During that time the law had a loophole. First, legal steps were taken in 1874 with the passage of Asar-ı Atika Nizamnamesi (Historical Artifacts Law). According to this, one-third of the artifacts belonged to the state, one-third belonged to the finder and the last part belonged to the owner of the land.
Since these excavations are usually done on state property, two-thirds of the artifacts remained with the state. In the letter from the museum it was stated that the artifacts listed were taken before the new law came into effect in 1907 and that these artifacts were gifts from the padishah. But this new law actually came into effect in 1884. With the initiative of Osman Hamdi Bey the new law prevented artifacts from being taken abroad.
According to this new law only photographs or cast copies could be taken abroad. More information about this is available in the memoirs and letters of the Austrian ambassadors of the time. Indeed the law was sound but it lacked in effectiveness.
During that time it can be said that about 1,000 artifacts were taken abroad either at the behest of the padishah or due to a lack of control. In 1906 the law changed once again and it became harder to take the artifacts out of the country. Ottoman bureaucracy became more vigilant on the matter as well. Artifacts mentioned in the article were taken to Vienna in between 1895-1906, technically after the ban. Whether the padishah had the right to give them as gifts and whether he was above the law, is subject of debate in Turkey.
On the other hand it is natural that authorities in Vienna - after sending gifts to the padishah - to think that it is their right to possess these artifacts.
Nevertheless, it would be preferable to see their documents supporting these claims and discuss their legitimacy. But this is not a task that can be undertaken by journalists alone. Therefore, instead of using the word "stolen" it would be better to use the phrase "taken from Anatolia" or something along those lines for the sake of objectivity.
No doubt museums are quite vital in the process of finding and protecting historical artifacts. But we have to ask: Does an artifact belong to the place where it was built or does it belong to those who find it? Regardless of the law, is it okay to resort to "finders keepers?" Does a monarch, padishah or president have the right to allow an artifact to be taken abroad?
My opinion is quite clear here: The artifacts found on Anatolian soils represent the cultural and historical richness of these lands. They were produced throughout the centuries and gave a soul to its inhabitants. These artifacts belong to where they are found and therefore no authority has the right to relocate them permanently to a different country.
If such a decision were made in the past, the legitimacy of these decisions should be questioned and discussed.
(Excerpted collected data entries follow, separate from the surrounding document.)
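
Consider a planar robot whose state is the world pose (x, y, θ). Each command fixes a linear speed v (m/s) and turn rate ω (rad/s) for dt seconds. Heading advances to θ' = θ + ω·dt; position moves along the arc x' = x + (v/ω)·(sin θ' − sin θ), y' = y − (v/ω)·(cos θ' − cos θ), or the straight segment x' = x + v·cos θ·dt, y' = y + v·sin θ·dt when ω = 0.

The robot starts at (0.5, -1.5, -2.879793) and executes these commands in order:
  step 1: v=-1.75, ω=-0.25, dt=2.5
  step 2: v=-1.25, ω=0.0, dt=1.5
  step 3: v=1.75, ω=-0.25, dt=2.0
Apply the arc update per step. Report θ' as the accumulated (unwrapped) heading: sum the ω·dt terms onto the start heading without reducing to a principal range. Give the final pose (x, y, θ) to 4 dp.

step 1: θ'=-3.5048 (R=7.0000) → pose (4.7986, -1.7181, -3.5048)
step 2: θ'=-3.5048 (straight) → pose (6.5513, -2.3843, -3.5048)
step 3: θ'=-4.0048 (R=-7.0000) → pose (3.7187, -0.3910, -4.0048)

(3.7187, -0.3910, -4.0048)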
After all, people and foundations that represent the public authority cannot decide on history and culture.
There is also an economic aspect. The touristic value and economic earnings gained thanks to these artifacts taken from Anatolia are considered to be ill gotten.
To sum it up: I thank the Austrian Ambassador and museum officials for this polite letter to our newspaper. I agree that it is wrong to use the word "stolen" in this news article. But the layout of the article points to a very important issue and it is necessary to start a new debate on the matter. Journalists and the public in countries that have their artifacts taken from them should be better informed and pursue their rights. This is vital for all mankind. Of course this pursuit should be conducted in a polite manner and from a legal perspective while not using words such as "stolen" or "looted."